6 Comments on “Khan Academy Vs. Accelerated Math, Blog 2 of 3”

  1. 1: Dan Meyer said at 9:31 am on February 26th, 2013:

    Hi Ray & Michael & Co.

    It isn’t hard to find people who are concerned by Khan Academy’s exercise sets. Here are two of mine:

    http://blog.mrmeyer.com/?p=16242
    http://blog.mrmeyer.com/?p=15889

    In short, there are lots of valuable mathematics that you can’t assess using KA’s limited input set. Of the math you CAN assess using KA’s limited input set, they make it too easy to demonstrate proficiency without actually being proficient.

  2. 2: Christopher Danielson said at 9:40 am on February 26th, 2013:

    I have to say that I find many of the exercises to be as poorly informed—pedagogically speaking—as the videos. I wrote as much in a critique in the Washington Post blog.

    Excerpt: An important feature of Khan Academy is its online exercises, and those who defend Khan Academy against critiques of its videos often point to the exercises as making up for any deficiencies in the videos.

    The first of the decimal comparison videos we discuss has no exercises. The second has exercises that ask students to locate numbers on a number line, but these numbers all have one decimal place and are to be placed on a number line that is already subdivided into tenths. In short, the exercises offer no intellectual rigor and do not address our central concern.

  3. 3: Michael Goldstein said at 9:57 am on February 26th, 2013:

    Hi Dan,

    Thanks for the blogs. I’ll highlight them, along with Chris’s above, in our blog tomorrow.

  4. 4: MG said at 10:05 am on February 26th, 2013:

    One other thought. We deliberately set up Khan v. Accelerated rather than “What do we think of Khan?”

    Seems like with any curriculum, whether pencil-and-paper or computer, there’s a tradeoff question. Typically a “new thing” is potentially replacing an “incumbent thing.”

  5. 5: Five Triangles said at 3:11 pm on February 28th, 2013:

    We prefer math problems of a slightly more complex nature than you are likely to see in the Khan Academy.
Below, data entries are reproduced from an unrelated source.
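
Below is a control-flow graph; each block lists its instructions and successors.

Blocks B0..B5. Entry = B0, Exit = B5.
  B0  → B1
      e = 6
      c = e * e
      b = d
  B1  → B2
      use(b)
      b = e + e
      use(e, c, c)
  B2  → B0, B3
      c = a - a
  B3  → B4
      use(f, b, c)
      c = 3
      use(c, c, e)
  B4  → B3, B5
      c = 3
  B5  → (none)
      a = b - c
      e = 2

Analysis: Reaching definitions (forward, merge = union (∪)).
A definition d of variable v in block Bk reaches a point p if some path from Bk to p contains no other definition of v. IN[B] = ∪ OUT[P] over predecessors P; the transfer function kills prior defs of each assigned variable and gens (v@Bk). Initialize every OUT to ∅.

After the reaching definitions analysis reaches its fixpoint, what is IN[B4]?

Answer: {b@B1, c@B3, e@B0}

Trace:
Per-block solution:
  B0: | IN={b@B1, c@B2, e@B0} | OUT={b@B0, c@B0, e@B0}
  B1: | IN={b@B0, c@B0, e@B0} | OUT={b@B1, c@B0, e@B0}
  B2: | IN={b@B1, c@B0, e@B0} | OUT={b@B1, c@B2, e@B0}
  B3: | IN={b@B1, c@B2, c@B4, e@B0} | OUT={b@B1, c@B3, e@B0}
  B4: | IN={b@B1, c@B3, e@B0} | OUT={b@B1, c@B4, e@B0}
  B5: | IN={b@B1, c@B4, e@B0} | OUT={a@B5, b@B1, c@B4, e@B5}

Merge at B4: IN[B4] = OUT[B3] = {b@B1, c@B3, e@B0}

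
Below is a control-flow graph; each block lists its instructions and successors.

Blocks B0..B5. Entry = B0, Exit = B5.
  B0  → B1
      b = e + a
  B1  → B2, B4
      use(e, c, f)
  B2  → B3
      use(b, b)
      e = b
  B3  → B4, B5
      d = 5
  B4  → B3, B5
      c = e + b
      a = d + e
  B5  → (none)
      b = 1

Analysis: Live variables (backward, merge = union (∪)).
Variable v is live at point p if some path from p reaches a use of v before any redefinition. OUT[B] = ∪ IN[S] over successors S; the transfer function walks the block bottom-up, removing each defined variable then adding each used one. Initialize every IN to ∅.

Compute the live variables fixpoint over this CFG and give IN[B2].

Per-block solution:
  B0:   IN={a, c, d, e, f}   OUT={b, c, d, e, f}
  B1:   IN={b, c, d, e, f}   OUT={b, d, e}
  B2:   IN={b}   OUT={b, e}
  B3:   IN={b, e}   OUT={b, d, e}
  B4:   IN={b, d, e}   OUT={b, e}
  B5:   IN={}   OUT={}

Merge at B2: OUT[B2] = IN[B3] = {b, e}
Applying B2's transfer function to that OUT value gives IN[B2] (row B2 above).

Answer: {b}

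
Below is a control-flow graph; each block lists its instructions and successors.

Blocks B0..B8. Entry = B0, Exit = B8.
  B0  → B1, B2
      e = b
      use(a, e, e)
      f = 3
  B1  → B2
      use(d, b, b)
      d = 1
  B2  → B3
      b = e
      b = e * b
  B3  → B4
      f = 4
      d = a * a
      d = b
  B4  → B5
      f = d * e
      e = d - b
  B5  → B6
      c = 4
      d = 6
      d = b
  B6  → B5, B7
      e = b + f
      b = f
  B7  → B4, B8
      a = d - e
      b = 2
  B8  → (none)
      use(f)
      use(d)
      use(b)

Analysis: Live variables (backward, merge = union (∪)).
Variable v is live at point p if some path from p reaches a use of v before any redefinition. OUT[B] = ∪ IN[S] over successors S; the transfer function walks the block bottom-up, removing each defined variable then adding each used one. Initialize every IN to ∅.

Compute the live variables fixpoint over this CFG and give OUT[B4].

Answer: {b, f}

Trace:
Converged values:
  B0:   IN={a, b, d}   OUT={a, b, d, e}
  B1:   IN={a, b, d, e}   OUT={a, e}
  B2:   IN={a, e}   OUT={a, b, e}
  B3:   IN={a, b, e}   OUT={b, d, e}
  B4:   IN={b, d, e}   OUT={b, f}
  B5:   IN={b, f}   OUT={b, d, f}
  B6:   IN={b, d, f}   OUT={b, d, e, f}
  B7:   IN={d, e, f}   OUT={b, d, e, f}
  B8:   IN={b, d, f}   OUT={}

Merge at B4: OUT[B4] = IN[B5] = {b, f}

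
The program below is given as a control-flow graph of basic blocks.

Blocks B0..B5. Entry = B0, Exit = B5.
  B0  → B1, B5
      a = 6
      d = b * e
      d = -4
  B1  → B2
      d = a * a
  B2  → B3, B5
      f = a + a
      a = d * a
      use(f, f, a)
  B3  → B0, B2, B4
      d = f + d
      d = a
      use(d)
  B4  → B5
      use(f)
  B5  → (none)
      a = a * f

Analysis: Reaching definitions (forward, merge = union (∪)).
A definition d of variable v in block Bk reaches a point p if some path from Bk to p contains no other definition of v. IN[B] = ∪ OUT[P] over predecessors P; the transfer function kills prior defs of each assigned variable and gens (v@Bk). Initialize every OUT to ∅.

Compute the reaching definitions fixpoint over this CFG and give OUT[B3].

Answer: {a@B2, d@B3, f@B2}

Derivation:
Converged values:
  B0: | IN={a@B2, d@B3, f@B2} | OUT={a@B0, d@B0, f@B2}
  B1: | IN={a@B0, d@B0, f@B2} | OUT={a@B0, d@B1, f@B2}
  B2: | IN={a@B0, a@B2, d@B1, d@B3, f@B2} | OUT={a@B2, d@B1, d@B3, f@B2}
  B3: | IN={a@B2, d@B1, d@B3, f@B2} | OUT={a@B2, d@B3, f@B2}
  B4: | IN={a@B2, d@B3, f@B2} | OUT={a@B2, d@B3, f@B2}
  B5: | IN={a@B0, a@B2, d@B0, d@B1, d@B3, f@B2} | OUT={a@B5, d@B0, d@B1, d@B3, f@B2}

Merge at B3: IN[B3] = OUT[B2] = {a@B2, d@B1, d@B3, f@B2}
Applying B3's transfer function to that IN value gives OUT[B3] (row B3 above).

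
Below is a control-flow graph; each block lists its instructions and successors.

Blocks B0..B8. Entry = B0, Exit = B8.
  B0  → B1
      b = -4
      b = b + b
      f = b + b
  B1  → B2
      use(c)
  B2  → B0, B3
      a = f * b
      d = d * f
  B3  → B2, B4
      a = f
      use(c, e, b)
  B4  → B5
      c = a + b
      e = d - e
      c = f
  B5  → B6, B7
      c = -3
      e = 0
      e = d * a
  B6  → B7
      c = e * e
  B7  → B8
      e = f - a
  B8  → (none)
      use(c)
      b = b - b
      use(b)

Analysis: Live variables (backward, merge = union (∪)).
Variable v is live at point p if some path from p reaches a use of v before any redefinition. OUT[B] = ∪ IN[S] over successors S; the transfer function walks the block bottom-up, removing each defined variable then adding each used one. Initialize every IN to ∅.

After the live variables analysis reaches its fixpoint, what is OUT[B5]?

Answer: {a, b, c, e, f}

Working:
Per-block solution:
  B0:   IN={c, d, e}   OUT={b, c, d, e, f}
  B1:   IN={b, c, d, e, f}   OUT={b, c, d, e, f}
  B2:   IN={b, c, d, e, f}   OUT={b, c, d, e, f}
  B3:   IN={b, c, d, e, f}   OUT={a, b, c, d, e, f}
  B4:   IN={a, b, d, e, f}   OUT={a, b, d, f}
  B5:   IN={a, b, d, f}   OUT={a, b, c, e, f}
  B6:   IN={a, b, e, f}   OUT={a, b, c, f}
  B7:   IN={a, b, c, f}   OUT={b, c}
  B8:   IN={b, c}   OUT={}

Merge at B5: OUT[B5] = IN[B6] ⊔ IN[B7] = {a, b, c, e, f}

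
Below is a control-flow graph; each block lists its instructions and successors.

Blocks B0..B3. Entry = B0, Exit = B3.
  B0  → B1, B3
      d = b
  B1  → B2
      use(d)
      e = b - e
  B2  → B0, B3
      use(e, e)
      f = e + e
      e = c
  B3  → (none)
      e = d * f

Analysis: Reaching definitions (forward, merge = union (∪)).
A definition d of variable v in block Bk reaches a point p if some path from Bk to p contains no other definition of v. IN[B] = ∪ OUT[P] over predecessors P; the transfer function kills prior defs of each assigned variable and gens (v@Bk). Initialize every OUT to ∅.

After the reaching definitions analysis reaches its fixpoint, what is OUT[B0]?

Per-block solution:
  B0:  IN={d@B0, e@B2, f@B2}  OUT={d@B0, e@B2, f@B2}
  B1:  IN={d@B0, e@B2, f@B2}  OUT={d@B0, e@B1, f@B2}
  B2:  IN={d@B0, e@B1, f@B2}  OUT={d@B0, e@B2, f@B2}
  B3:  IN={d@B0, e@B2, f@B2}  OUT={d@B0, e@B3, f@B2}

Merge at B0 (entry node, so the boundary value {} is joined with the incoming edge(s)): IN[B0] = {} ⊔ OUT[B2] = {d@B0, e@B2, f@B2}
Applying B0's transfer function to that IN value gives OUT[B0] (row B0 above).

Answer: {d@B0, e@B2, f@B2}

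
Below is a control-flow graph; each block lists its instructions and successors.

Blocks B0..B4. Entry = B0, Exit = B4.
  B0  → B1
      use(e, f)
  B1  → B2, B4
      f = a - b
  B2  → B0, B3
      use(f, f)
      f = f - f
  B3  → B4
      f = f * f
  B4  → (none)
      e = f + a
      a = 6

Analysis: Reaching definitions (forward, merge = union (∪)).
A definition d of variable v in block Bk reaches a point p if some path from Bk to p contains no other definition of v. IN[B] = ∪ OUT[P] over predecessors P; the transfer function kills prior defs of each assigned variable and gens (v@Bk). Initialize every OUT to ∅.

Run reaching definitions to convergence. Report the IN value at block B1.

Answer: {f@B2}

Derivation:
Per-block solution:
  B0: | IN={f@B2} | OUT={f@B2}
  B1: | IN={f@B2} | OUT={f@B1}
  B2: | IN={f@B1} | OUT={f@B2}
  B3: | IN={f@B2} | OUT={f@B3}
  B4: | IN={f@B1, f@B3} | OUT={a@B4, e@B4, f@B1, f@B3}

Merge at B1: IN[B1] = OUT[B0] = {f@B2}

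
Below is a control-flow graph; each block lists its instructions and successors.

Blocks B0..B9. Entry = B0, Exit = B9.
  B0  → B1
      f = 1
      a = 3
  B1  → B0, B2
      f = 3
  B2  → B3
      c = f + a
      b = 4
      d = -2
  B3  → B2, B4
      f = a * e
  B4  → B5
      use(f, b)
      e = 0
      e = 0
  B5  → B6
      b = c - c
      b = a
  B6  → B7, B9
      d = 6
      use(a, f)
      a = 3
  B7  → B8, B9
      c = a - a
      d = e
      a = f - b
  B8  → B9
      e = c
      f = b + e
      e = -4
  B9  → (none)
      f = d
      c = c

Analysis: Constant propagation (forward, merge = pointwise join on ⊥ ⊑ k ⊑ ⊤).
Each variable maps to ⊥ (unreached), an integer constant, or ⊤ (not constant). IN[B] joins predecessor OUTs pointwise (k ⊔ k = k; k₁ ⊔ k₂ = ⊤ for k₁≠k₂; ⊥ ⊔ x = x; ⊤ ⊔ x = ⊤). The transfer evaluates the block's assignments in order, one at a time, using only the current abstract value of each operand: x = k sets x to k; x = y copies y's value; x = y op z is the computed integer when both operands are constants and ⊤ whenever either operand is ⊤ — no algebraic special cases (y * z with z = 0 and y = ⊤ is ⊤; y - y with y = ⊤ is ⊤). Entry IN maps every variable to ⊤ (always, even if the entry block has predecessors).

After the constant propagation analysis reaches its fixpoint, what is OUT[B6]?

Per-block solution:
  B0:   IN=(all ⊤)   OUT={a:3, f:1; rest ⊤}
  B1:   IN={a:3, f:1; rest ⊤}   OUT={a:3, f:3; rest ⊤}
  B2:   IN={a:3; rest ⊤}   OUT={a:3, b:4, d:-2; rest ⊤}
  B3:   IN={a:3, b:4, d:-2; rest ⊤}   OUT={a:3, b:4, d:-2; rest ⊤}
  B4:   IN={a:3, b:4, d:-2; rest ⊤}   OUT={a:3, b:4, d:-2, e:0; rest ⊤}
  B5:   IN={a:3, b:4, d:-2, e:0; rest ⊤}   OUT={a:3, b:3, d:-2, e:0; rest ⊤}
  B6:   IN={a:3, b:3, d:-2, e:0; rest ⊤}   OUT={a:3, b:3, d:6, e:0; rest ⊤}
  B7:   IN={a:3, b:3, d:6, e:0; rest ⊤}   OUT={b:3, c:0, d:0, e:0; rest ⊤}
  B8:   IN={b:3, c:0, d:0, e:0; rest ⊤}   OUT={b:3, c:0, d:0, e:-4, f:3; rest ⊤}
  B9:   IN={b:3; rest ⊤}   OUT={b:3; rest ⊤}

Merge at B6: IN[B6] = OUT[B5] = {a: 3, b: 3, c: ⊤, d: -2, e: 0, f: ⊤}
Applying B6's transfer function to that IN value gives OUT[B6] (row B6 above).

Answer: {a: 3, b: 3, c: ⊤, d: 6, e: 0, f: ⊤}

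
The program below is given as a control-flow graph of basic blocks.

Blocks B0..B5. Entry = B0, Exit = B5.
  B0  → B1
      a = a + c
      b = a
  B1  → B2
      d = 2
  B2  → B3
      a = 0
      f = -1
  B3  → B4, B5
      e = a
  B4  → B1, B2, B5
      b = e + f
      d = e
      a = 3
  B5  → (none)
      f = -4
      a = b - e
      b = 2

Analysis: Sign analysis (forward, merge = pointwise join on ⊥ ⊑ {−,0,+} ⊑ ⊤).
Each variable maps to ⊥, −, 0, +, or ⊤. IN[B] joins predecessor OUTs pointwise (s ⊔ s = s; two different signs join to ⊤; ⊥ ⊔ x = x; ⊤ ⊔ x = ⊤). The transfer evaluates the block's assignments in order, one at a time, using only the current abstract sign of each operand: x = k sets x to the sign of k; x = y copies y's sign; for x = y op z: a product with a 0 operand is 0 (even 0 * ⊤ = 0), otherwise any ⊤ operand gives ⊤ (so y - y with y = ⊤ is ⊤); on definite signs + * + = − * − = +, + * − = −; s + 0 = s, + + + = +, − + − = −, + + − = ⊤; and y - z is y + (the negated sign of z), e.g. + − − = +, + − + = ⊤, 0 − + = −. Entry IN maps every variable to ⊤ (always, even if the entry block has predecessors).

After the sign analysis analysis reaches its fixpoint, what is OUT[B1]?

Answer: {a: ⊤, b: ⊤, c: ⊤, d: +, e: ⊤, f: ⊤}

Working:
Per-block solution:
  B0:  IN=(all ⊤)  OUT=(all ⊤)
  B1:  IN=(all ⊤)  OUT={d:+; rest ⊤}
  B2:  IN=(all ⊤)  OUT={a:0, f:-; rest ⊤}
  B3:  IN={a:0, f:-; rest ⊤}  OUT={a:0, e:0, f:-; rest ⊤}
  B4:  IN={a:0, e:0, f:-; rest ⊤}  OUT={a:+, b:-, d:0, e:0, f:-; rest ⊤}
  B5:  IN={e:0, f:-; rest ⊤}  OUT={b:+, e:0, f:-; rest ⊤}

Merge at B1: IN[B1] = OUT[B0] ⊔ OUT[B4] = {a: ⊤, b: ⊤, c: ⊤, d: ⊤, e: ⊤, f: ⊤}
Applying B1's transfer function to that IN value gives OUT[B1] (row B1 above).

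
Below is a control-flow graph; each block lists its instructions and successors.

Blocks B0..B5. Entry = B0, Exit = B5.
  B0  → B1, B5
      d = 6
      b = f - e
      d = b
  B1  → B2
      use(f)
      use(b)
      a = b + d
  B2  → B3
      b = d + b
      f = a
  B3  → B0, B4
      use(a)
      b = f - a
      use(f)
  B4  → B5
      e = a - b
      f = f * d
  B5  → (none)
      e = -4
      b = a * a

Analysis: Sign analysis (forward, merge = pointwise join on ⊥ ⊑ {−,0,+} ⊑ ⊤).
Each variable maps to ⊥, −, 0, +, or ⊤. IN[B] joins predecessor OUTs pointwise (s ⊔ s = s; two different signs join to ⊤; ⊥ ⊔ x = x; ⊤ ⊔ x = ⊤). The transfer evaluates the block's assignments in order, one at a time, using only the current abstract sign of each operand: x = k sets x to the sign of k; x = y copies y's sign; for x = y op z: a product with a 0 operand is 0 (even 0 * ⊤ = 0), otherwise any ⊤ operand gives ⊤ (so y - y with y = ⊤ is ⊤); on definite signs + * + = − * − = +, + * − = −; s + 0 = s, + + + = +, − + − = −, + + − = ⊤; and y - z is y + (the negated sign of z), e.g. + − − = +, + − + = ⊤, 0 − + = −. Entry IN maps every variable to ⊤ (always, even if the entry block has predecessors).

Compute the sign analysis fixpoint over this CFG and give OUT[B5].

Per-block solution:
  B0:  IN=(all ⊤)  OUT=(all ⊤)
  B1:  IN=(all ⊤)  OUT=(all ⊤)
  B2:  IN=(all ⊤)  OUT=(all ⊤)
  B3:  IN=(all ⊤)  OUT=(all ⊤)
  B4:  IN=(all ⊤)  OUT=(all ⊤)
  B5:  IN=(all ⊤)  OUT={e:-; rest ⊤}

Merge at B5: IN[B5] = OUT[B0] ⊔ OUT[B4] = {a: ⊤, b: ⊤, c: ⊤, d: ⊤, e: ⊤, f: ⊤}
Applying B5's transfer function to that IN value gives OUT[B5] (row B5 above).

Answer: {a: ⊤, b: ⊤, c: ⊤, d: ⊤, e: -, f: ⊤}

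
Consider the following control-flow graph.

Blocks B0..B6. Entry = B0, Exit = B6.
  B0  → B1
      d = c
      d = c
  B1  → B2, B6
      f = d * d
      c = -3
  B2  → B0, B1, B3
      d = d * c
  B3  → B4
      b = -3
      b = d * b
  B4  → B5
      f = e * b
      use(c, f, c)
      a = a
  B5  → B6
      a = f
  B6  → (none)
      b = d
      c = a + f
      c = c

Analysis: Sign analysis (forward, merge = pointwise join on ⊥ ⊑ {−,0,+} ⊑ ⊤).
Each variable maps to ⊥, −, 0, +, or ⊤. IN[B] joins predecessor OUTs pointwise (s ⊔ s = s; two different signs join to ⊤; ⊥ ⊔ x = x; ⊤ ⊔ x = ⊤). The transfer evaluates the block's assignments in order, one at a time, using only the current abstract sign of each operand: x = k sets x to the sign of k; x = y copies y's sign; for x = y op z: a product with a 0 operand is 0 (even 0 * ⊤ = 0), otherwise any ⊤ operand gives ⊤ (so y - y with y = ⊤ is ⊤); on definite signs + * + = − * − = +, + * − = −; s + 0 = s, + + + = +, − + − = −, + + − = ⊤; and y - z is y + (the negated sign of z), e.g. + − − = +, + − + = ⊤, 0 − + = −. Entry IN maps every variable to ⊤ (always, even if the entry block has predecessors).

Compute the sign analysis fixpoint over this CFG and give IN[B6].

Fixpoint table:
  B0: | IN=(all ⊤) | OUT=(all ⊤)
  B1: | IN=(all ⊤) | OUT={c:-; rest ⊤}
  B2: | IN={c:-; rest ⊤} | OUT={c:-; rest ⊤}
  B3: | IN={c:-; rest ⊤} | OUT={c:-; rest ⊤}
  B4: | IN={c:-; rest ⊤} | OUT={c:-; rest ⊤}
  B5: | IN={c:-; rest ⊤} | OUT={c:-; rest ⊤}
  B6: | IN={c:-; rest ⊤} | OUT=(all ⊤)

Merge at B6: IN[B6] = OUT[B1] ⊔ OUT[B5] = {a: ⊤, b: ⊤, c: -, d: ⊤, e: ⊤, f: ⊤}

Answer: {a: ⊤, b: ⊤, c: -, d: ⊤, e: ⊤, f: ⊤}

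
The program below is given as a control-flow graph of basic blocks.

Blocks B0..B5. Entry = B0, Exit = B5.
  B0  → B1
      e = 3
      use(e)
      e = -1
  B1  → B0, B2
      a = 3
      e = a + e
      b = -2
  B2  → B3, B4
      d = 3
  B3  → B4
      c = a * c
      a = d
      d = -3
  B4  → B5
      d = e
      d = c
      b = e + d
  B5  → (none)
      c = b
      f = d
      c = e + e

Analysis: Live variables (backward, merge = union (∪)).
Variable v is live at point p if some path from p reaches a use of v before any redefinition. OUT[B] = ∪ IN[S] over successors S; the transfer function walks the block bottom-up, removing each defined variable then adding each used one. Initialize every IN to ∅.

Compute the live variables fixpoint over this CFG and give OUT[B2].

Answer: {a, c, d, e}

Derivation:
Converged values:
  B0:   IN={c}   OUT={c, e}
  B1:   IN={c, e}   OUT={a, c, e}
  B2:   IN={a, c, e}   OUT={a, c, d, e}
  B3:   IN={a, c, d, e}   OUT={c, e}
  B4:   IN={c, e}   OUT={b, d, e}
  B5:   IN={b, d, e}   OUT={}

Merge at B2: OUT[B2] = IN[B3] ⊔ IN[B4] = {a, c, d, e}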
    http://fivetriangles.blogspot.com

  6. 6: Julie Reulbach said at 9:21 pm on February 28th, 2013:

    My students were the Khan problem sets biggest critics for many reasons they recently shared with me. http://ispeakmath.wordpress.com/2013/02/03/student-thoughts-about-the-khan-academy/

    I don’t like how limiting they are. For example, in many of the graphing sets, all equations must be turned into y=mx+b or it is counted incorrect (even if it is correct). Many equations in standard form are clearly easier to graph using intercepts, but these problem sets don’t allow for that. I want my students thinking when they graph. I want them to know “standard form makes more sense here” instead of just following a “you must solve for y in order to graph” formula.

    This is just one example of many I have found. I want my students to think, and that is why I’m not crazy about many of the Khan problem sets.